In search of gun in said subject line, and no luck. Gander mountain just shrugged their shoulders. Who makes this gun? Closet I found was tactical mossberg import. No pistol grip. Be even better to find one with chainsaw grip. (handle grip on top of barrel). Thx for any help. DM


----------



## Steve M1911A1 (Feb 6, 2008)

I don't believe that Mossberg imports any guns. They make 'em all here.

If you have a chainsaw grip on your shotgun, you won't be able to aim it.
Do you think that you don't have to aim a shotgun? Try it out and see: You'll find out that you're wrong.

If you fire a 12ga shotgun with only a pistol grip and no stock, you will find that your hand hurts—maybe enough to keep you from firing a quick second shot.
And if you try to aim that pistol-gripped shotgun, you'll probably injure your face as well.

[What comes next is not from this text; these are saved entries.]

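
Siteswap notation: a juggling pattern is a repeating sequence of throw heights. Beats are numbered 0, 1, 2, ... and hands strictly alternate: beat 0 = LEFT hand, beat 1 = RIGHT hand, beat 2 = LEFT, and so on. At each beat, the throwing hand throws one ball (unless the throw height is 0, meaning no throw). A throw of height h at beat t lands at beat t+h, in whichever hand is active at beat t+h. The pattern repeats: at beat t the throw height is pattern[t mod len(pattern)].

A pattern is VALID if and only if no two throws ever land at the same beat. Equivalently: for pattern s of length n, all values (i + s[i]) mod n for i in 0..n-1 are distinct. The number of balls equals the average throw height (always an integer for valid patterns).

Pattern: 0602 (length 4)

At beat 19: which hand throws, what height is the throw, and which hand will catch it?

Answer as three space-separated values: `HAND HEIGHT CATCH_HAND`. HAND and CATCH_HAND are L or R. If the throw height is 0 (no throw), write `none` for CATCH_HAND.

Answer: R 2 R

Derivation:
Beat 19: 19 mod 2 = 1, so hand = R
Throw height = pattern[19 mod 4] = pattern[3] = 2
Lands at beat 19+2=21, 21 mod 2 = 1, so catch hand = R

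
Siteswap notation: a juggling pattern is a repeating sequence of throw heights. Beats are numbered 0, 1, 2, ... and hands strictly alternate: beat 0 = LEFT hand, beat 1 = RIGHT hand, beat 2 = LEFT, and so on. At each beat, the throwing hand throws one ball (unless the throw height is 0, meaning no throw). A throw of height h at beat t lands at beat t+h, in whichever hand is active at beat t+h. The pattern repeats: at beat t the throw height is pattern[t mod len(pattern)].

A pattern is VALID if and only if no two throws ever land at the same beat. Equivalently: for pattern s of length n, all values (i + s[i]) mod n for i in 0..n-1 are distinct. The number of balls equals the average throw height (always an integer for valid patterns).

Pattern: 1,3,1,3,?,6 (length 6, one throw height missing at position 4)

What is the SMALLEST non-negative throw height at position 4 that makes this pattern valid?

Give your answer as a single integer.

Answer: 4

Derivation:
i=0: (0 + 1) mod 6 = 1
i=1: (1 + 3) mod 6 = 4
i=2: (2 + 1) mod 6 = 3
i=3: (3 + 3) mod 6 = 0
i=4: s[i]=? (unknown)
i=5: (5 + 6) mod 6 = 5
Known residues: [0, 1, 3, 4, 5]; need a permutation of 0..5, so missing residue r = 2
Need (4 + s) mod 6 = 2; smallest s = (2 - 4) mod 6 = 4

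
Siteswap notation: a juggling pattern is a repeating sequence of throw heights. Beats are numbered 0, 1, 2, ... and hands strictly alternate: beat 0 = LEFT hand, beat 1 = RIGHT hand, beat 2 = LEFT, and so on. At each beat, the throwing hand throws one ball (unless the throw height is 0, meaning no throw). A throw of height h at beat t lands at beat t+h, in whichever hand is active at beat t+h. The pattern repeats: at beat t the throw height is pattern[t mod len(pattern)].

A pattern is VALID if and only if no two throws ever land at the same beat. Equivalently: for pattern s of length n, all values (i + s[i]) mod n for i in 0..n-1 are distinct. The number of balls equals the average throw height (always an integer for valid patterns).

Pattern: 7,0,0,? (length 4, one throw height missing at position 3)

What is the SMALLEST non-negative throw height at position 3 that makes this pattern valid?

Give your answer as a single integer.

i=0: (0 + 7) mod 4 = 3
i=1: (1 + 0) mod 4 = 1
i=2: (2 + 0) mod 4 = 2
i=3: s[i]=? (unknown)
Known residues: [1, 2, 3]; need a permutation of 0..3, so missing residue r = 0
Need (3 + s) mod 4 = 0; smallest s = (0 - 3) mod 4 = 1

Answer: 1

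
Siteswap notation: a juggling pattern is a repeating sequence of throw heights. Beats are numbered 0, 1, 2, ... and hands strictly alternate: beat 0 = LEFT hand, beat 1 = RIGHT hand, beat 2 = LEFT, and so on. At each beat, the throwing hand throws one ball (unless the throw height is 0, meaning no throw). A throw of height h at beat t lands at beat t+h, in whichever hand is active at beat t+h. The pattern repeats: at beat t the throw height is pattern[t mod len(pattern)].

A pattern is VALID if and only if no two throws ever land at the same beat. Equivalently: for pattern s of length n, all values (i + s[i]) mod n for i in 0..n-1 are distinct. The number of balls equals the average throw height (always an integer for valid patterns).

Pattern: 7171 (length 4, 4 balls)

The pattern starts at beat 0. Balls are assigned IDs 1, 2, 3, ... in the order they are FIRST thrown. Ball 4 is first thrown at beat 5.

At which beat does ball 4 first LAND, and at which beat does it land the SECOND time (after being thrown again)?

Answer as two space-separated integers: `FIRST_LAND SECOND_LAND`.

Beat 0 (L): throw ball1 h=7 -> lands@7:R; in-air after throw: [b1@7:R]
Beat 1 (R): throw ball2 h=1 -> lands@2:L; in-air after throw: [b2@2:L b1@7:R]
Beat 2 (L): throw ball2 h=7 -> lands@9:R; in-air after throw: [b1@7:R b2@9:R]
Beat 3 (R): throw ball3 h=1 -> lands@4:L; in-air after throw: [b3@4:L b1@7:R b2@9:R]
Beat 4 (L): throw ball3 h=7 -> lands@11:R; in-air after throw: [b1@7:R b2@9:R b3@11:R]
Beat 5 (R): throw ball4 h=1 -> lands@6:L; in-air after throw: [b4@6:L b1@7:R b2@9:R b3@11:R]
Beat 6 (L): throw ball4 h=7 -> lands@13:R; in-air after throw: [b1@7:R b2@9:R b3@11:R b4@13:R]
Beat 7 (R): throw ball1 h=1 -> lands@8:L; in-air after throw: [b1@8:L b2@9:R b3@11:R b4@13:R]
Beat 8 (L): throw ball1 h=7 -> lands@15:R; in-air after throw: [b2@9:R b3@11:R b4@13:R b1@15:R]
Beat 9 (R): throw ball2 h=1 -> lands@10:L; in-air after throw: [b2@10:L b3@11:R b4@13:R b1@15:R]
Beat 10 (L): throw ball2 h=7 -> lands@17:R; in-air after throw: [b3@11:R b4@13:R b1@15:R b2@17:R]
Beat 11 (R): throw ball3 h=1 -> lands@12:L; in-air after throw: [b3@12:L b4@13:R b1@15:R b2@17:R]
Beat 12 (L): throw ball3 h=7 -> lands@19:R; in-air after throw: [b4@13:R b1@15:R b2@17:R b3@19:R]
Beat 13 (R): throw ball4 h=1 -> lands@14:L; in-air after throw: [b4@14:L b1@15:R b2@17:R b3@19:R]
Ball 4: thrown@5 h=1 -> first land @6; rethrown@6 h=7 -> second land @13

Answer: 6 13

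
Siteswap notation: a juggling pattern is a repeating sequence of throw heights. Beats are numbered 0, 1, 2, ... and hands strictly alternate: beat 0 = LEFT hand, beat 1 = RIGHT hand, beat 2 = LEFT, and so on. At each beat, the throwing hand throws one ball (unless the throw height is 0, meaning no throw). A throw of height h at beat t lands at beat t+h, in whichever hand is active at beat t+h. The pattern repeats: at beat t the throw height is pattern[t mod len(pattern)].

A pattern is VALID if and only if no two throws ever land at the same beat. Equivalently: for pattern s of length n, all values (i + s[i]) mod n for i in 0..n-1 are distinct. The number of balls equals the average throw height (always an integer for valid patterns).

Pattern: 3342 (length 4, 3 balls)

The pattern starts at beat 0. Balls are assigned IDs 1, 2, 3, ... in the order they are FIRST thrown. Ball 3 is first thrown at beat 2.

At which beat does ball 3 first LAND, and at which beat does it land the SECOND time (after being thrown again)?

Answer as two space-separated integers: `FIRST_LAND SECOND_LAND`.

Answer: 6 10

Derivation:
Beat 0 (L): throw ball1 h=3 -> lands@3:R; in-air after throw: [b1@3:R]
Beat 1 (R): throw ball2 h=3 -> lands@4:L; in-air after throw: [b1@3:R b2@4:L]
Beat 2 (L): throw ball3 h=4 -> lands@6:L; in-air after throw: [b1@3:R b2@4:L b3@6:L]
Beat 3 (R): throw ball1 h=2 -> lands@5:R; in-air after throw: [b2@4:L b1@5:R b3@6:L]
Beat 4 (L): throw ball2 h=3 -> lands@7:R; in-air after throw: [b1@5:R b3@6:L b2@7:R]
Beat 5 (R): throw ball1 h=3 -> lands@8:L; in-air after throw: [b3@6:L b2@7:R b1@8:L]
Beat 6 (L): throw ball3 h=4 -> lands@10:L; in-air after throw: [b2@7:R b1@8:L b3@10:L]
Beat 7 (R): throw ball2 h=2 -> lands@9:R; in-air after throw: [b1@8:L b2@9:R b3@10:L]
Beat 8 (L): throw ball1 h=3 -> lands@11:R; in-air after throw: [b2@9:R b3@10:L b1@11:R]
Beat 9 (R): throw ball2 h=3 -> lands@12:L; in-air after throw: [b3@10:L b1@11:R b2@12:L]
Beat 10 (L): throw ball3 h=4 -> lands@14:L; in-air after throw: [b1@11:R b2@12:L b3@14:L]
Ball 3: thrown@2 h=4 -> first land @6; rethrown@6 h=4 -> second land @10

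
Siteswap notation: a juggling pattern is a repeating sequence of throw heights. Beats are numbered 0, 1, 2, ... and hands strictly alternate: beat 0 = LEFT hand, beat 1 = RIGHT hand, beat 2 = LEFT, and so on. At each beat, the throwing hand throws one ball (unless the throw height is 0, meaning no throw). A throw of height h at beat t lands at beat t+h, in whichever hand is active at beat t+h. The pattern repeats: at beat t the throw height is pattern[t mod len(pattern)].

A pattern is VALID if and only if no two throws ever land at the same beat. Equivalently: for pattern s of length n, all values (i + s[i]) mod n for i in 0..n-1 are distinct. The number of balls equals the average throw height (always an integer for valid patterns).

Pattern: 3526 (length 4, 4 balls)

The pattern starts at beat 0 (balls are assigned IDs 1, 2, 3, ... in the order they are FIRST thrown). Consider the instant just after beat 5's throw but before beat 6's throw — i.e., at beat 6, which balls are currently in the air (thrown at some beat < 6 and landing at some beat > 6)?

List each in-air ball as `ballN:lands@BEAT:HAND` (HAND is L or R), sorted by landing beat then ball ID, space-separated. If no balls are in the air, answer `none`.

Beat 0 (L): throw ball1 h=3 -> lands@3:R; in-air after throw: [b1@3:R]
Beat 1 (R): throw ball2 h=5 -> lands@6:L; in-air after throw: [b1@3:R b2@6:L]
Beat 2 (L): throw ball3 h=2 -> lands@4:L; in-air after throw: [b1@3:R b3@4:L b2@6:L]
Beat 3 (R): throw ball1 h=6 -> lands@9:R; in-air after throw: [b3@4:L b2@6:L b1@9:R]
Beat 4 (L): throw ball3 h=3 -> lands@7:R; in-air after throw: [b2@6:L b3@7:R b1@9:R]
Beat 5 (R): throw ball4 h=5 -> lands@10:L; in-air after throw: [b2@6:L b3@7:R b1@9:R b4@10:L]
Beat 6 (L): throw ball2 h=2 -> lands@8:L; in-air after throw: [b3@7:R b2@8:L b1@9:R b4@10:L]

Answer: ball3:lands@7:R ball1:lands@9:R ball4:lands@10:L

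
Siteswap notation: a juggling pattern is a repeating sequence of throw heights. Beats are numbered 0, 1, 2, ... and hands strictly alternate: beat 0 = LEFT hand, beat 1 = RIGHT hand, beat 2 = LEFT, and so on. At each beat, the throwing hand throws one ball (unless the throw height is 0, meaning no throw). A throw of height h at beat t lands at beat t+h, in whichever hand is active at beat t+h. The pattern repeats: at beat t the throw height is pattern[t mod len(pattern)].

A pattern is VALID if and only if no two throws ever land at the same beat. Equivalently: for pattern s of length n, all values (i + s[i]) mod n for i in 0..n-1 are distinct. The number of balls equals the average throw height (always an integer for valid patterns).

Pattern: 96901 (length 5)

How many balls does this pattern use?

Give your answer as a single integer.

Answer: 5

Derivation:
Pattern = [9, 6, 9, 0, 1], length n = 5
  position 0: throw height = 9, running sum = 9
  position 1: throw height = 6, running sum = 15
  position 2: throw height = 9, running sum = 24
  position 3: throw height = 0, running sum = 24
  position 4: throw height = 1, running sum = 25
Total sum = 25; balls = sum / n = 25 / 5 = 5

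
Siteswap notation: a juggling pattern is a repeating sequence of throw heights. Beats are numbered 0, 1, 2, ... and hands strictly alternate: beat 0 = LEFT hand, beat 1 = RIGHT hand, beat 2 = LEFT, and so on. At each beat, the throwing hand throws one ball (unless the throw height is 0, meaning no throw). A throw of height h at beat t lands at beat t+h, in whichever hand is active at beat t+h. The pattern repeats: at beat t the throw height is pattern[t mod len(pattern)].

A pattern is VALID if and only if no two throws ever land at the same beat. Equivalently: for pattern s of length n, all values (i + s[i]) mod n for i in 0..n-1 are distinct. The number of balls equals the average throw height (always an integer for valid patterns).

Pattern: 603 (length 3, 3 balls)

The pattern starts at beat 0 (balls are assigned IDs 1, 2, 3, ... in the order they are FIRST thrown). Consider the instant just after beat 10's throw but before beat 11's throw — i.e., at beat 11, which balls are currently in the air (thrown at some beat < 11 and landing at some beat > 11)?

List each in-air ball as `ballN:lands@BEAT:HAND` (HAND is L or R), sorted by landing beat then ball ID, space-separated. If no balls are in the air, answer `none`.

Beat 0 (L): throw ball1 h=6 -> lands@6:L; in-air after throw: [b1@6:L]
Beat 2 (L): throw ball2 h=3 -> lands@5:R; in-air after throw: [b2@5:R b1@6:L]
Beat 3 (R): throw ball3 h=6 -> lands@9:R; in-air after throw: [b2@5:R b1@6:L b3@9:R]
Beat 5 (R): throw ball2 h=3 -> lands@8:L; in-air after throw: [b1@6:L b2@8:L b3@9:R]
Beat 6 (L): throw ball1 h=6 -> lands@12:L; in-air after throw: [b2@8:L b3@9:R b1@12:L]
Beat 8 (L): throw ball2 h=3 -> lands@11:R; in-air after throw: [b3@9:R b2@11:R b1@12:L]
Beat 9 (R): throw ball3 h=6 -> lands@15:R; in-air after throw: [b2@11:R b1@12:L b3@15:R]
Beat 11 (R): throw ball2 h=3 -> lands@14:L; in-air after throw: [b1@12:L b2@14:L b3@15:R]

Answer: ball1:lands@12:L ball3:lands@15:R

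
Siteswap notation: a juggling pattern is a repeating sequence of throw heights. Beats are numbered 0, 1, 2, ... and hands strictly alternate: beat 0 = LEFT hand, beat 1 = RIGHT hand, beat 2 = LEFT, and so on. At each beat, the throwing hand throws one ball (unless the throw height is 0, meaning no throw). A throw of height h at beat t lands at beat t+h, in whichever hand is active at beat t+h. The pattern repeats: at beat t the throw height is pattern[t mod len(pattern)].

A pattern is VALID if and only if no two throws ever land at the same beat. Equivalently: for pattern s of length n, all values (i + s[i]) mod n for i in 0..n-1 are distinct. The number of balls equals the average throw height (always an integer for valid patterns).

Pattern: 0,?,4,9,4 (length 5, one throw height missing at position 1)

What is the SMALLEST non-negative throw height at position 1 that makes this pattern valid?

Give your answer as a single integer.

Answer: 3

Derivation:
i=0: (0 + 0) mod 5 = 0
i=1: s[i]=? (unknown)
i=2: (2 + 4) mod 5 = 1
i=3: (3 + 9) mod 5 = 2
i=4: (4 + 4) mod 5 = 3
Known residues: [0, 1, 2, 3]; need a permutation of 0..4, so missing residue r = 4
Need (1 + s) mod 5 = 4; smallest s = (4 - 1) mod 5 = 3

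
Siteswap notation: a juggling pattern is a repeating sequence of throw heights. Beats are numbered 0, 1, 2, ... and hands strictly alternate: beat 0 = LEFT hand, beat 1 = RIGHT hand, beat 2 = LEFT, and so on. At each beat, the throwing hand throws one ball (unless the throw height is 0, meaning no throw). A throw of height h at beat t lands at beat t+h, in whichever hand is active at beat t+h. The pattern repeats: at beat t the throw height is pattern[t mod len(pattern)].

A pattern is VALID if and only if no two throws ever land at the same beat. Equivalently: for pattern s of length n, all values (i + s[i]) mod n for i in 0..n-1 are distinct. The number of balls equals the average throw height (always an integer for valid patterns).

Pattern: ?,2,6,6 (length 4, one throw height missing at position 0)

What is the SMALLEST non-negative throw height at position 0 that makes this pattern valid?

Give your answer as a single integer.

i=0: s[i]=? (unknown)
i=1: (1 + 2) mod 4 = 3
i=2: (2 + 6) mod 4 = 0
i=3: (3 + 6) mod 4 = 1
Known residues: [0, 1, 3]; need a permutation of 0..3, so missing residue r = 2
Need (0 + s) mod 4 = 2; smallest s = (2 - 0) mod 4 = 2

Answer: 2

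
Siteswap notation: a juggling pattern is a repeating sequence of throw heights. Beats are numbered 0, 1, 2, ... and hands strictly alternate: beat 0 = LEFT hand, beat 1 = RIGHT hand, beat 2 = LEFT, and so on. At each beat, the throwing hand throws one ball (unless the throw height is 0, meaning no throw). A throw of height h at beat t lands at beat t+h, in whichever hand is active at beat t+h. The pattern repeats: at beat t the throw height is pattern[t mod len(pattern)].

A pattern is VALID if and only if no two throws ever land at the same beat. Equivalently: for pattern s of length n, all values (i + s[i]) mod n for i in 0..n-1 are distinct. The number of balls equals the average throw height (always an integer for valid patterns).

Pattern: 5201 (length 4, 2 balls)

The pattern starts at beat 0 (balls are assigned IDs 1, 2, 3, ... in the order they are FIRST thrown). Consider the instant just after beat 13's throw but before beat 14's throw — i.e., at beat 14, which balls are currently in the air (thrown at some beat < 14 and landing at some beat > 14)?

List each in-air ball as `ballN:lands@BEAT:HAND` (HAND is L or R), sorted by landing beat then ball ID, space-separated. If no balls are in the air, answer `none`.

Beat 0 (L): throw ball1 h=5 -> lands@5:R; in-air after throw: [b1@5:R]
Beat 1 (R): throw ball2 h=2 -> lands@3:R; in-air after throw: [b2@3:R b1@5:R]
Beat 3 (R): throw ball2 h=1 -> lands@4:L; in-air after throw: [b2@4:L b1@5:R]
Beat 4 (L): throw ball2 h=5 -> lands@9:R; in-air after throw: [b1@5:R b2@9:R]
Beat 5 (R): throw ball1 h=2 -> lands@7:R; in-air after throw: [b1@7:R b2@9:R]
Beat 7 (R): throw ball1 h=1 -> lands@8:L; in-air after throw: [b1@8:L b2@9:R]
Beat 8 (L): throw ball1 h=5 -> lands@13:R; in-air after throw: [b2@9:R b1@13:R]
Beat 9 (R): throw ball2 h=2 -> lands@11:R; in-air after throw: [b2@11:R b1@13:R]
Beat 11 (R): throw ball2 h=1 -> lands@12:L; in-air after throw: [b2@12:L b1@13:R]
Beat 12 (L): throw ball2 h=5 -> lands@17:R; in-air after throw: [b1@13:R b2@17:R]
Beat 13 (R): throw ball1 h=2 -> lands@15:R; in-air after throw: [b1@15:R b2@17:R]

Answer: ball1:lands@15:R ball2:lands@17:R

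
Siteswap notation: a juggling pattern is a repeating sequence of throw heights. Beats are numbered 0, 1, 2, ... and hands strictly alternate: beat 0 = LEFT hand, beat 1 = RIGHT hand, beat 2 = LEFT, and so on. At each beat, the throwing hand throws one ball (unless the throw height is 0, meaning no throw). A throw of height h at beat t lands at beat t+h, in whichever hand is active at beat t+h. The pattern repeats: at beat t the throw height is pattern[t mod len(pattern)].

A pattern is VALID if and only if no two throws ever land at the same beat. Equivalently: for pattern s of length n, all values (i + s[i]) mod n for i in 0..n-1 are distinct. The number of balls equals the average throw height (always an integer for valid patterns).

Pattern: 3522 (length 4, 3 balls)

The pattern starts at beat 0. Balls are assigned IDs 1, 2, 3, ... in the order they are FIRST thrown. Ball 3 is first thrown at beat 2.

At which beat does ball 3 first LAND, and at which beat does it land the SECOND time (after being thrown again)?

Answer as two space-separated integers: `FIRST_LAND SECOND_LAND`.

Beat 0 (L): throw ball1 h=3 -> lands@3:R; in-air after throw: [b1@3:R]
Beat 1 (R): throw ball2 h=5 -> lands@6:L; in-air after throw: [b1@3:R b2@6:L]
Beat 2 (L): throw ball3 h=2 -> lands@4:L; in-air after throw: [b1@3:R b3@4:L b2@6:L]
Beat 3 (R): throw ball1 h=2 -> lands@5:R; in-air after throw: [b3@4:L b1@5:R b2@6:L]
Beat 4 (L): throw ball3 h=3 -> lands@7:R; in-air after throw: [b1@5:R b2@6:L b3@7:R]
Beat 5 (R): throw ball1 h=5 -> lands@10:L; in-air after throw: [b2@6:L b3@7:R b1@10:L]
Beat 6 (L): throw ball2 h=2 -> lands@8:L; in-air after throw: [b3@7:R b2@8:L b1@10:L]
Beat 7 (R): throw ball3 h=2 -> lands@9:R; in-air after throw: [b2@8:L b3@9:R b1@10:L]
Ball 3: thrown@2 h=2 -> first land @4; rethrown@4 h=3 -> second land @7

Answer: 4 7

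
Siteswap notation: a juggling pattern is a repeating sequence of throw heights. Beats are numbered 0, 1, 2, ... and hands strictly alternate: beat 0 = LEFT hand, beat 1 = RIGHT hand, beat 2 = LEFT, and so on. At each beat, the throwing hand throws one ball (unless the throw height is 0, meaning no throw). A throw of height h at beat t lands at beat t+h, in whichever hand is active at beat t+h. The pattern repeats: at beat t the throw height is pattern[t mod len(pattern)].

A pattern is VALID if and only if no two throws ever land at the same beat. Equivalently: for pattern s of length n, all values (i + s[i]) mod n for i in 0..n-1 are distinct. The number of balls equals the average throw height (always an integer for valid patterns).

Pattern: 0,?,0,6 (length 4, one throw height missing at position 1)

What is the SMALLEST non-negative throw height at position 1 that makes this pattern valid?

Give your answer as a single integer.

Answer: 2

Derivation:
i=0: (0 + 0) mod 4 = 0
i=1: s[i]=? (unknown)
i=2: (2 + 0) mod 4 = 2
i=3: (3 + 6) mod 4 = 1
Known residues: [0, 1, 2]; need a permutation of 0..3, so missing residue r = 3
Need (1 + s) mod 4 = 3; smallest s = (3 - 1) mod 4 = 2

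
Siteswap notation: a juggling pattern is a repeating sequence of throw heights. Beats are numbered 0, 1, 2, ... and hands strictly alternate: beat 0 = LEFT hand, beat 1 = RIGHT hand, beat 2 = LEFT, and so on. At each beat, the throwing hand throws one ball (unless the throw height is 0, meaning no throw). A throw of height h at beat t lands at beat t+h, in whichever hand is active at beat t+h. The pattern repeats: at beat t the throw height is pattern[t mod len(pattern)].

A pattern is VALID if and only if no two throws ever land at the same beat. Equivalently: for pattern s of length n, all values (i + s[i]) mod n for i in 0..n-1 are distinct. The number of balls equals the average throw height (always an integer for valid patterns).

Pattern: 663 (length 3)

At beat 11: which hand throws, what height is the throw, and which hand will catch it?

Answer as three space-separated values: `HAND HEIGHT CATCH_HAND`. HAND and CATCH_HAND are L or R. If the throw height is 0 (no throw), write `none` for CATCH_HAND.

Answer: R 3 L

Derivation:
Beat 11: 11 mod 2 = 1, so hand = R
Throw height = pattern[11 mod 3] = pattern[2] = 3
Lands at beat 11+3=14, 14 mod 2 = 0, so catch hand = L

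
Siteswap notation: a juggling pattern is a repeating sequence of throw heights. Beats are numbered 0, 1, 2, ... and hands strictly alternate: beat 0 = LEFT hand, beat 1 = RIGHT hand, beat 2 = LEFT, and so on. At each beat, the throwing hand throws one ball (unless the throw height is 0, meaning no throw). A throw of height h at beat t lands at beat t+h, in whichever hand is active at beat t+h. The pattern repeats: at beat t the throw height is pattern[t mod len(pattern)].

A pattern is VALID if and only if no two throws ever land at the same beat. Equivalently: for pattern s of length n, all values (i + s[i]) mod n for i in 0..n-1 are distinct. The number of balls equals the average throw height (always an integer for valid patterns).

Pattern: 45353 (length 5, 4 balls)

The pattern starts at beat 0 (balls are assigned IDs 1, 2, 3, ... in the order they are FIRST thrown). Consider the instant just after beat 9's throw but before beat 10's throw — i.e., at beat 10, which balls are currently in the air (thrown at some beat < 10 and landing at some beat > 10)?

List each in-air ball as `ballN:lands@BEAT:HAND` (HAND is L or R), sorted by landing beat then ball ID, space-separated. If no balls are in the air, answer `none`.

Beat 0 (L): throw ball1 h=4 -> lands@4:L; in-air after throw: [b1@4:L]
Beat 1 (R): throw ball2 h=5 -> lands@6:L; in-air after throw: [b1@4:L b2@6:L]
Beat 2 (L): throw ball3 h=3 -> lands@5:R; in-air after throw: [b1@4:L b3@5:R b2@6:L]
Beat 3 (R): throw ball4 h=5 -> lands@8:L; in-air after throw: [b1@4:L b3@5:R b2@6:L b4@8:L]
Beat 4 (L): throw ball1 h=3 -> lands@7:R; in-air after throw: [b3@5:R b2@6:L b1@7:R b4@8:L]
Beat 5 (R): throw ball3 h=4 -> lands@9:R; in-air after throw: [b2@6:L b1@7:R b4@8:L b3@9:R]
Beat 6 (L): throw ball2 h=5 -> lands@11:R; in-air after throw: [b1@7:R b4@8:L b3@9:R b2@11:R]
Beat 7 (R): throw ball1 h=3 -> lands@10:L; in-air after throw: [b4@8:L b3@9:R b1@10:L b2@11:R]
Beat 8 (L): throw ball4 h=5 -> lands@13:R; in-air after throw: [b3@9:R b1@10:L b2@11:R b4@13:R]
Beat 9 (R): throw ball3 h=3 -> lands@12:L; in-air after throw: [b1@10:L b2@11:R b3@12:L b4@13:R]
Beat 10 (L): throw ball1 h=4 -> lands@14:L; in-air after throw: [b2@11:R b3@12:L b4@13:R b1@14:L]

Answer: ball2:lands@11:R ball3:lands@12:L ball4:lands@13:R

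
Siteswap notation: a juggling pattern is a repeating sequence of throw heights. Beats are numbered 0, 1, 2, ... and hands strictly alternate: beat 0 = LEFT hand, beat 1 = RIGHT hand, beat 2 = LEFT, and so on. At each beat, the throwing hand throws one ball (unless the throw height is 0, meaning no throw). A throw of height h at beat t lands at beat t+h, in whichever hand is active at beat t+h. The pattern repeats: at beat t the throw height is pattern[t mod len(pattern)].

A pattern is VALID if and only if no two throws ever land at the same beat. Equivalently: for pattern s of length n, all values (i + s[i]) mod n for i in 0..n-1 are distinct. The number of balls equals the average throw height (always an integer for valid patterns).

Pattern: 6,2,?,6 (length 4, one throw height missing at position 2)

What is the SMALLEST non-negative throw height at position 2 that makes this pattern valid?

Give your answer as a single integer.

i=0: (0 + 6) mod 4 = 2
i=1: (1 + 2) mod 4 = 3
i=2: s[i]=? (unknown)
i=3: (3 + 6) mod 4 = 1
Known residues: [1, 2, 3]; need a permutation of 0..3, so missing residue r = 0
Need (2 + s) mod 4 = 0; smallest s = (0 - 2) mod 4 = 2

Answer: 2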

The best use for a pistol-and-chainsaw-gripped shotgun is to hang it on a wall. It'll look really, really cool.
If you want to actually shoot it, however, a fully-stocked shotgun with a normal fore-end works better and is much more effective.


----------



## drmax (Feb 2, 2011)

Steve M1911A1 said:


> I don't believe that Mossberg imports any guns. They make 'em all here.
> 
> If you have a chainsaw grip on your shotgun, you won't be able to aim it.
> Do you think that you don't have to aim a shotgun? Try it out and see: You'll find out that you're wrong.
> ...


I'm not being a smart butt, but thanks for your opinion. If I'm shooting at something in the dark, I won't be aiming. Shorter the better, no stock. Gander said the sa20 was an import. I didn't research it, nor could care less. 
I still want my question answered, if you or anyone knows. Thx dm


----------



## MislMan (Dec 20, 2013)

Remington 870 for a pistol grip PUMP action. Can't think of any semi-auto's.

... Larry S.


----------



## GCBHM (Mar 24, 2014)

drmax said:


> I'm not being a smart butt, but thanks for your opinion. If I'm shooting at something in the dark, I won't be aiming. Shorter the better, no stock. Gander said the sa20 was an import. I didn't research it, nor could care less.
> I still want my question answered, if you or anyone knows. Thx dm


Anytime someone prefaces their remarks with "I'm not trying to be a smart butt, but...". Come on bruh, everybody likes a little ass, but nobody likes a smartass, so tone it down a little. You will find that most on this forum are not really the "chainsaw" grip kind. It's pretty silly to be honest. Regardless of whether you're shooting in the dark or not, your best chance is a traditionally aimed weapon. My advice is to use google and search for it yourself.


----------



## Philco (Apr 17, 2012)

Here's something that just might blow up your skirt..............

Adaptive Tactical 00101 Maverick 88 w/ Sidewinder Venom Kit 5RD 18.5" $461.00 SHIPS FREE

or perhaps.....................

Linberta 01LSTAC Tac Ultra 12g 20" w/Heat Shield *CA Aprvd $439.00 SHIPS FREE

Steve's right though, you'll still need to aim it.


----------



## VAMarine (Dec 25, 2008)

You do mean a pistol grip with a stock, right?


----------



## denner (Jun 3, 2011)

I know both Remington and Mossberg to name a few produce stockless shotguns with pistol grips or with stocks and pistol grips. Both for 870's and 500's. I also believe you can take off the stocks on these models and replace them with a pistol grip. Depending on where you live many larger retail gun stores should have them. Very common in free states.


----------